Quelles conséquences peut avoir la démission du gouvernement Barnier sur le secteur de l’immobilier ?

Quelles conséquences peut avoir la démission du gouvernement Barnier sur le secteur de l’immobilier ?

La démission du gouvernement Barnier plonge la France dans une instabilité politique dont les répercussions risquent d’être lourdes pour de nombreux secteurs, notamment l’immobilier. Déjà fragilisé par la hausse des taux d’intérêt, une demande en berne, et des dispositifs fiscaux incertains, le secteur doit désormais composer avec un vide décisionnel à un moment critique.

Alors que les professionnels espéraient des réformes pour soutenir le marché, cette situation illustre une réalité implacable : dans ce domaine, comme souvent, ils ne peuvent compter que sur eux-mêmes pour affronter les défis.

Le gouvernement Barnier avait prévu une réforme fiscale importante pour alléger la pression sur les propriétaires, avec notamment la suppression progressive de la taxe foncière sur les résidences principales et une révision des droits de mutation à titre onéreux (DMTO), qui grèvent les transactions immobilières. En outre, un projet d’exonération fiscale sur les donations immobilières était en préparation pour faciliter la transmission de patrimoine.

Mais cette réforme reste en suspens, suscitant des inquiétudes parmi les professionnels du secteur. Sans ces ajustements, les droits de mutation élevés continueront de freiner les projets d’acquisition, alors que l’accession à la propriété devient de plus en plus difficile.

Les primo-accédants, notamment, voient leur rêve de devenir propriétaires s’éloigner. En cinq ans, la proportion de ménages de moins de 35 ans propriétaires a chuté de 20 %, et sans réforme, cette tendance pourrait se renforcer.

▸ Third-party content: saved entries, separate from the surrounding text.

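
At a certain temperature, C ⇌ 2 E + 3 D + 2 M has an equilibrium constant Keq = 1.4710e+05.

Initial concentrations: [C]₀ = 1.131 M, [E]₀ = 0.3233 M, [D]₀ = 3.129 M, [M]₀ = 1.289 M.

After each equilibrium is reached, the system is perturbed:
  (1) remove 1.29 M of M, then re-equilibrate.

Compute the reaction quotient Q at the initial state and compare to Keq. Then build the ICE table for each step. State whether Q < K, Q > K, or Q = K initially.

Q₀ = 4.704 vs Keq = 1.4710e+05 ⇒ Q<K, forward
Step 1:
                    C           E           D           M
  I             1.131      0.3233       3.129       1.289
  C            -1.028       2.056       3.083       2.056
  E            0.1032       2.379       6.212       3.345
  solve Keq expr → x = 1.028; check Q = 1.4710e+05
Then remove 1.29 M of M.
Step 2:
                    C           E           D           M
  I            0.1032       2.379       6.212       2.055
  C           -0.0526      0.1052      0.1578      0.1052
  E           0.05059       2.484        6.37        2.16
  solve Keq expr → x = 0.0526; check Q = 1.4710e+05

Q₀ = 4.704; Q < K (proceeds forward)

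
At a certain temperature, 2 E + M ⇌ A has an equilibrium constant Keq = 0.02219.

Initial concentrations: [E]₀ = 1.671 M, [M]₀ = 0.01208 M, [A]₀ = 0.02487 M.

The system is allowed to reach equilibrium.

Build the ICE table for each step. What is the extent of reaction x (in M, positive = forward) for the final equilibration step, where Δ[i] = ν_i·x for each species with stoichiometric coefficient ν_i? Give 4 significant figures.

Q₀ = 0.7373 vs Keq = 0.02219 ⇒ Q>K, reverse
Step 1:
                   E          M          A
  I            1.671    0.01208    0.02487
  C          0.04521     0.0226    -0.0226
  E            1.716    0.03468   0.002267
  solve Keq expr → x = -0.0226; check Q = 0.02219

x = -0.0226 M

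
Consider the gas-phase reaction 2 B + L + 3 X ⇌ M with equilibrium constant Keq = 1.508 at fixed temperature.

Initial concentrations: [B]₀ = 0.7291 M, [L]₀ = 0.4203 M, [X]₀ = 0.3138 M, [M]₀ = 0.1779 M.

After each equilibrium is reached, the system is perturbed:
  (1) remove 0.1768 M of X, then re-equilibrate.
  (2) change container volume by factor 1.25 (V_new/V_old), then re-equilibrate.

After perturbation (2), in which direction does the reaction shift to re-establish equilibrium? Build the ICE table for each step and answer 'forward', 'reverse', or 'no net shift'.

Q₀ = 25.77 vs Keq = 1.508 ⇒ Q>K, reverse
Step 1:
                    B           L           X           M
  init         0.7291      0.4203      0.3138      0.1779
  Δ            0.1579     0.07897      0.2369    -0.07897
  eq            0.887      0.4993      0.5507     0.09893
  solve Keq expr → x = -0.07897; check Q = 1.508
Then remove 0.1768 M of X.
Step 2:
                    B           L           X           M
  init          0.887      0.4993      0.3739     0.09893
  Δ            0.0582      0.0291      0.0873     -0.0291
  eq           0.9452      0.5284      0.4612     0.06983
  solve Keq expr → x = -0.0291; check Q = 1.508
Then change container volume by factor 1.25 (V_new/V_old).
Step 3:
                    B           L           X           M
  init         0.7562      0.4227       0.369     0.05587
  Δ           0.04252     0.02126     0.06378    -0.02126
  eq           0.7987       0.444      0.4327     0.03461
  solve Keq expr → x = -0.02126; check Q = 1.508

Direction: reverse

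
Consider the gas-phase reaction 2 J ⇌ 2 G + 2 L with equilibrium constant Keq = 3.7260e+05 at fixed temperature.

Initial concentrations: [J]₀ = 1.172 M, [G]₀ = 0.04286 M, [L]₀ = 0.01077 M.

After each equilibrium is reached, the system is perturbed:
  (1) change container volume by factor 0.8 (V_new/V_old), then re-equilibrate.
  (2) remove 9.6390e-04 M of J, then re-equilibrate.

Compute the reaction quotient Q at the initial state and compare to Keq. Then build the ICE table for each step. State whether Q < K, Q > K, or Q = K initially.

Q₀ = 1.5512e-07; Q < K (proceeds forward)

Q₀ = 1.5512e-07 vs Keq = 3.7260e+05 ⇒ Q<K, forward
Step 1:
                   J          G          L
  I            1.172    0.04286    0.01077
  C            -1.17       1.17       1.17
  E         0.002345      1.213       1.18
  solve Keq expr → x = 0.5848; check Q = 3.7260e+05
Then change container volume by factor 0.8 (V_new/V_old).
Step 2:
                   J          G          L
  I         0.002931      1.516      1.476
  C       7.2918e-04 -7.2918e-04 -7.2918e-04
  E          0.00366      1.515      1.475
  solve Keq expr → x = -3.6459e-04; check Q = 3.7260e+05
Then remove 9.6390e-04 M of J.
Step 3:
                   J          G          L
  I         0.002696      1.515      1.475
  C       9.5920e-04 -9.5920e-04 -9.5920e-04
  E         0.003655      1.514      1.474
  solve Keq expr → x = -4.7960e-04; check Q = 3.7260e+05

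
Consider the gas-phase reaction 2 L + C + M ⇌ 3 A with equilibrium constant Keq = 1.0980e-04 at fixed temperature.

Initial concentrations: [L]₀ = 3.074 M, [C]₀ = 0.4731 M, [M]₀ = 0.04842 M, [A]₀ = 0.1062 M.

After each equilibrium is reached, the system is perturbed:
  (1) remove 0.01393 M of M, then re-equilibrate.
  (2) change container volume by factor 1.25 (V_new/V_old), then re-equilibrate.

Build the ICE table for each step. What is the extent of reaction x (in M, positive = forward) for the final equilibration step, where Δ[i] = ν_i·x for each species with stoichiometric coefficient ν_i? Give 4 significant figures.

Q₀ = 0.005533 vs Keq = 1.0980e-04 ⇒ Q>K, reverse
Step 1:
                  L         C         M         A
  init        3.074    0.4731   0.04842    0.1062
  Δ         0.04827   0.02413   0.02413   -0.0724
  eq          3.122    0.4972   0.07255    0.0338
  solve Keq expr → x = -0.02413; check Q = 1.0980e-04
Then remove 0.01393 M of M.
Step 2:
                  L         C         M         A
  init        3.122    0.4972   0.05862    0.0338
  Δ        0.001443 7.2164e-04 7.2164e-04 -0.002165
  eq          3.124     0.498   0.05934   0.03164
  solve Keq expr → x = -7.2164e-04; check Q = 1.0980e-04
Then change container volume by factor 1.25 (V_new/V_old).
Step 3:
                  L         C         M         A
  init        2.499    0.3984   0.04748   0.02531
  Δ        0.001135 5.6752e-04 5.6752e-04 -0.001703
  eq            2.5    0.3989   0.04804   0.02361
  solve Keq expr → x = -5.6752e-04; check Q = 1.0980e-04

x = -5.6752e-04 M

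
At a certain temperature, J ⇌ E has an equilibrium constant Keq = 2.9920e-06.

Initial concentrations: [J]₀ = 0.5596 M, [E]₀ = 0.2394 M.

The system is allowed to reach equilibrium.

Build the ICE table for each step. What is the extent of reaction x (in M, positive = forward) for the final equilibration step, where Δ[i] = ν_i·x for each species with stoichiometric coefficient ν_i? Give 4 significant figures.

x = -0.2394 M

Q₀ = 0.4278 vs Keq = 2.9920e-06 ⇒ Q>K, reverse
Step 1:
                    J           E
  I            0.5596      0.2394
  C            0.2394     -0.2394
  E             0.799  2.3906e-06
  solve Keq expr → x = -0.2394; check Q = 2.9920e-06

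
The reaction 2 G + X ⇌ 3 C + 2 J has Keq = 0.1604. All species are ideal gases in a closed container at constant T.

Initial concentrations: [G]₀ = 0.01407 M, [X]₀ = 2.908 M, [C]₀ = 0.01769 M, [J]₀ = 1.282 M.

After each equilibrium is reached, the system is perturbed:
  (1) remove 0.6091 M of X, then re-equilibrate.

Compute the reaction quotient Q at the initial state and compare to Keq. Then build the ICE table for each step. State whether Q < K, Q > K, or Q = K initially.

Q₀ = 0.0158 vs Keq = 0.1604 ⇒ Q<K, forward
Step 1:
                  G         X         C         J
  I         0.01407     2.908   0.01769     1.282
  C       -0.005907 -0.002954  0.008861  0.005907
  E        0.008163     2.905   0.02655     1.288
  solve Keq expr → x = 0.002954; check Q = 0.1604
Then remove 0.6091 M of X.
Step 2:
                  G         X         C         J
  I        0.008163     2.296   0.02655     1.288
  C       5.7271e-04 2.8635e-04 -8.5906e-04 -5.7271e-04
  E        0.008735     2.296   0.02569     1.287
  solve Keq expr → x = -2.8635e-04; check Q = 0.1604

Q₀ = 0.0158; Q < K (proceeds forward)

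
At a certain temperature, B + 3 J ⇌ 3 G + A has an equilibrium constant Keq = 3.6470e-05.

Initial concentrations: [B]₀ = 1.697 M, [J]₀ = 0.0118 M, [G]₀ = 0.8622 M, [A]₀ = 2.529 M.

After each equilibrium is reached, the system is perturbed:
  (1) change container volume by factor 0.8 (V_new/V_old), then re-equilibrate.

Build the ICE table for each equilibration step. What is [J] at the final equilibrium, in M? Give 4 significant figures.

Q₀ = 5.8136e+05 vs Keq = 3.6470e-05 ⇒ Q>K, reverse
Step 1:
                  B         J         G         A
  init        1.697    0.0118    0.8622     2.529
  Δ          0.2784    0.8353   -0.8353   -0.2784
  eq          1.975    0.8471    0.0269     2.251
  solve Keq expr → x = -0.2784; check Q = 3.6470e-05
Then change container volume by factor 0.8 (V_new/V_old).
Step 2:
                  B         J         G         A
  init        2.469     1.059   0.03362     2.813
  Δ               0         0         0         0
  eq          2.469     1.059   0.03362     2.813
  solve Keq expr → x = 0; check Q = 3.6470e-05

[J]_eq = 1.059 M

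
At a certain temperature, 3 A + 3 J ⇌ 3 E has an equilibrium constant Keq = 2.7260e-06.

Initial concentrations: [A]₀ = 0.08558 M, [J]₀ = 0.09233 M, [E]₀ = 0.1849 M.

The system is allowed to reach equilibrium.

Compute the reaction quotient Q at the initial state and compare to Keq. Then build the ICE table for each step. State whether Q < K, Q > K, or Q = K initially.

Q₀ = 1.2813e+04; Q > K (proceeds reverse)

Q₀ = 1.2813e+04 vs Keq = 2.7260e-06 ⇒ Q>K, reverse
Step 1:
                  A         J         E
  I         0.08558   0.09233    0.1849
  C          0.1839    0.1839   -0.1839
  E          0.2694    0.2762   0.00104
  solve Keq expr → x = -0.06129; check Q = 2.7260e-06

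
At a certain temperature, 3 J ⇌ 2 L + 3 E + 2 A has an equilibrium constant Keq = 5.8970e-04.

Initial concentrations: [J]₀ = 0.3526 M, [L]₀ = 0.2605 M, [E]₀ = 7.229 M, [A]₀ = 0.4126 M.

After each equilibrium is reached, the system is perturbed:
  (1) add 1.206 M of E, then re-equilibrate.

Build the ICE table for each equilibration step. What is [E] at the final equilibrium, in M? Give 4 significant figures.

Q₀ = 99.55 vs Keq = 5.8970e-04 ⇒ Q>K, reverse
Step 1:
                    J           L           E           A
  Initial      0.3526      0.2605       7.229      0.4126
  Change       0.3826     -0.2551     -0.3826     -0.2551
  Equil        0.7352    0.005425       6.846      0.1575
  solve Keq expr → x = -0.1275; check Q = 5.8970e-04
Then add 1.206 M of E.
Step 2:
                    J           L           E           A
  Initial      0.7352    0.005425       8.052      0.1575
  Change     0.001688   -0.001125   -0.001688   -0.001125
  Equil        0.7369      0.0043       8.051      0.1564
  solve Keq expr → x = -5.6259e-04; check Q = 5.8970e-04

[E]_eq = 8.051 M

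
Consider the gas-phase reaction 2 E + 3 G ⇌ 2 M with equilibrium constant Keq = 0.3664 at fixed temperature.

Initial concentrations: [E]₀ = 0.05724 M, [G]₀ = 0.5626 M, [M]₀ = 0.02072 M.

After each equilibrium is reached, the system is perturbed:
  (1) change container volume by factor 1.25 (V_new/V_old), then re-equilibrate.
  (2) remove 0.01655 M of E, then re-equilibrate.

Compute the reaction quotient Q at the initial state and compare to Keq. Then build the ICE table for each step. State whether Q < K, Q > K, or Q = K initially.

Q₀ = 0.7358; Q > K (proceeds reverse)

Q₀ = 0.7358 vs Keq = 0.3664 ⇒ Q>K, reverse
Step 1:
                  E         G         M
  Initial   0.05724    0.5626   0.02072
  Change   0.004625  0.006937 -0.004625
  Equil     0.06186    0.5695    0.0161
  solve Keq expr → x = -0.002312; check Q = 0.3664
Then change container volume by factor 1.25 (V_new/V_old).
Step 2:
                  E         G         M
  Initial   0.04949    0.4556   0.01288
  Change   0.002967   0.00445 -0.002967
  Equil     0.05246    0.4601  0.009909
  solve Keq expr → x = -0.001483; check Q = 0.3664
Then remove 0.01655 M of E.
Step 3:
                  E         G         M
  Initial   0.03591    0.4601  0.009909
  Change   0.002553   0.00383 -0.002553
  Equil     0.03846    0.4639  0.007356
  solve Keq expr → x = -0.001277; check Q = 0.3664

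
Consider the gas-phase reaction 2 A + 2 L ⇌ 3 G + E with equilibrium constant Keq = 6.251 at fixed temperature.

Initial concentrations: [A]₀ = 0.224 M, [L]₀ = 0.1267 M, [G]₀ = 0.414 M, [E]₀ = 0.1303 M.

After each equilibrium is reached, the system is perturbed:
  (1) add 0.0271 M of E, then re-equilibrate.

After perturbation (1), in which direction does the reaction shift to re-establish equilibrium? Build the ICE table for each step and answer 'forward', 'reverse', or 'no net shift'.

Direction: reverse

Q₀ = 11.48 vs Keq = 6.251 ⇒ Q>K, reverse
Step 1:
                   A          L          G          E
  I            0.224     0.1267      0.414     0.1303
  C          0.01572    0.01572   -0.02358  -0.007861
  E           0.2397     0.1424     0.3904     0.1224
  solve Keq expr → x = -0.007861; check Q = 6.251
Then add 0.0271 M of E.
Step 2:
                   A          L          G          E
  I           0.2397     0.1424     0.3904     0.1495
  C         0.005396   0.005396  -0.008094  -0.002698
  E           0.2451     0.1478     0.3823     0.1468
  solve Keq expr → x = -0.002698; check Q = 6.251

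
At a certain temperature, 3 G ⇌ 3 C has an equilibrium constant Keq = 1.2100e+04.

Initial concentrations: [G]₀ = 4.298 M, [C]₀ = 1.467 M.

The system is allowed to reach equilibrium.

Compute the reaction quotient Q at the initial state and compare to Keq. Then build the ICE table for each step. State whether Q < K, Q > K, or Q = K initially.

Q₀ = 0.03976 vs Keq = 1.2100e+04 ⇒ Q<K, forward
Step 1:
                   G          C
  init         4.298      1.467
  Δ           -4.057      4.057
  eq          0.2406      5.524
  solve Keq expr → x = 1.352; check Q = 1.2100e+04

Q₀ = 0.03976; Q < K (proceeds forward)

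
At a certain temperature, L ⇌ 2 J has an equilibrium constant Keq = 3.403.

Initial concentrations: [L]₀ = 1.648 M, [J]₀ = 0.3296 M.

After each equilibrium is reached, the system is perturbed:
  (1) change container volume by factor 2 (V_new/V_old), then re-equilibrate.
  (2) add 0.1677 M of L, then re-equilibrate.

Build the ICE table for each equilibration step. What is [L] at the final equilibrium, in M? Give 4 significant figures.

[L]_eq = 0.4532 M

Q₀ = 0.06592 vs Keq = 3.403 ⇒ Q<K, forward
Step 1:
                    L           J
  init          1.648      0.3296
  Δ           -0.7225       1.445
  eq           0.9255       1.775
  solve Keq expr → x = 0.7225; check Q = 3.403
Then change container volume by factor 2 (V_new/V_old).
Step 2:
                    L           J
  init         0.4627      0.8873
  Δ           -0.1067      0.2134
  eq            0.356       1.101
  solve Keq expr → x = 0.1067; check Q = 3.403
Then add 0.1677 M of L.
Step 3:
                    L           J
  init         0.5237       1.101
  Δ          -0.07056      0.1411
  eq           0.4532       1.242
  solve Keq expr → x = 0.07056; check Q = 3.403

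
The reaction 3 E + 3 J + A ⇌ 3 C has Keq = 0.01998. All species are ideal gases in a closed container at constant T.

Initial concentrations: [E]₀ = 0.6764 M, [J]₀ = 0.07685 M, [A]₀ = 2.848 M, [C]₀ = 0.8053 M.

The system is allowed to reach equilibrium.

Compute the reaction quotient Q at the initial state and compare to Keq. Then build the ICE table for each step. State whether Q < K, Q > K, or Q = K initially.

Q₀ = 1306 vs Keq = 0.01998 ⇒ Q>K, reverse
Step 1:
                   E          J          A          C
  Initial     0.6764    0.07685      2.848     0.8053
  Change       0.523      0.523     0.1743     -0.523
  Equil        1.199     0.5999      3.022     0.2823
  solve Keq expr → x = -0.1743; check Q = 0.01998

Q₀ = 1306; Q > K (proceeds reverse)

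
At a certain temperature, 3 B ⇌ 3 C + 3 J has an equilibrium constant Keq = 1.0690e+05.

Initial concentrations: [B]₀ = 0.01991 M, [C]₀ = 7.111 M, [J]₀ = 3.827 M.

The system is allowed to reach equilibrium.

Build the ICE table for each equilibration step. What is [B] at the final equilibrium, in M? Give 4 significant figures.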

Le gouvernement Barnier travaillait également sur une réforme des aides à la rénovation énergétique, dans le cadre du plan « France verte ». Cette initiative visait à encourager les propriétaires à rénover leurs biens pour répondre aux exigences du DPE (Diagnostic de Performance Énergétique).

La démission du gouvernement suspend ces avancées, laissant des milliers de dossiers en suspens et des propriétaires face à des échéances rigides. Les logements classés F et G, qualifiés de « passoires thermiques », sont particulièrement touchés, car leur mise en location sera progressivement interdite.

Un exemple concret : dans certaines régions rurales, où 40 % des logements locatifs sont concernés par ces restrictions, les propriétaires peinent à trouver des financements pour les travaux. L’absence de soutien clair aggrave cette crise et pourrait entraîner une pénurie de logements à louer dans les zones les moins favorisées.

Le gouvernement Barnier avait amorcé un dialogue avec les acteurs financiers pour dynamiser le marché de l’immobilier locatif privé, en facilitant l’accès au crédit et en assouplissant certains dispositifs. Avec cette démission, ces discussions s’interrompent brusquement.

Les investisseurs, déjà échaudés par des taux d’intérêt en forte hausse, risquent de se détourner davantage d’un marché jugé instable. Conséquence directe : la construction de nouveaux logements pourrait chuter encore plus brutalement.

À titre d’exemple, le nombre de permis de construire délivrés sur les 12 derniers mois est déjà en recul de 15 %. Ce phénomène entraîne des délais de livraison de plus en plus longs et un déséquilibre croissant entre l’offre et la demande, particulièrement dans les zones tendues comme l’Île-de-France et la région PACA.

Face à ce vide politique et à l’absence de mesures immédiates, les professionnels de l’immobilier se retrouvent une fois de plus seuls pour faire face à la tempête. Cette démission rappelle, de manière presque cruelle, une réalité devenue familière : l’État ne peut pas toujours être un allié fiable.

Certes, l’immobilier est un secteur résilient, et les acteurs du marché ont maintes fois prouvé leur capacité à s’adapter. Mais cette résilience a ses limites. Avec un marché déjà en crise, la demande qui s’effondre, et des investisseurs qui fuient, la situation actuelle ressemble à un défi de taille.

Alors que la France attend un nouveau gouvernement, les agents immobiliers, promoteurs, et investisseurs n’ont d’autre choix que de se retrousser les manches. Comme toujours, ils devront compter sur leur propre ingéniosité pour survivre dans un contexte où les perspectives d’amélioration semblent, pour le moment, encore lointaines.

Et pour ceux qui espéraient enfin un soutien décisif des pouvoirs publics, cette démission résonne comme un rappel amer : dans l’immobilier, la solidarité de l’État reste, hélas, une promesse rarement tenue.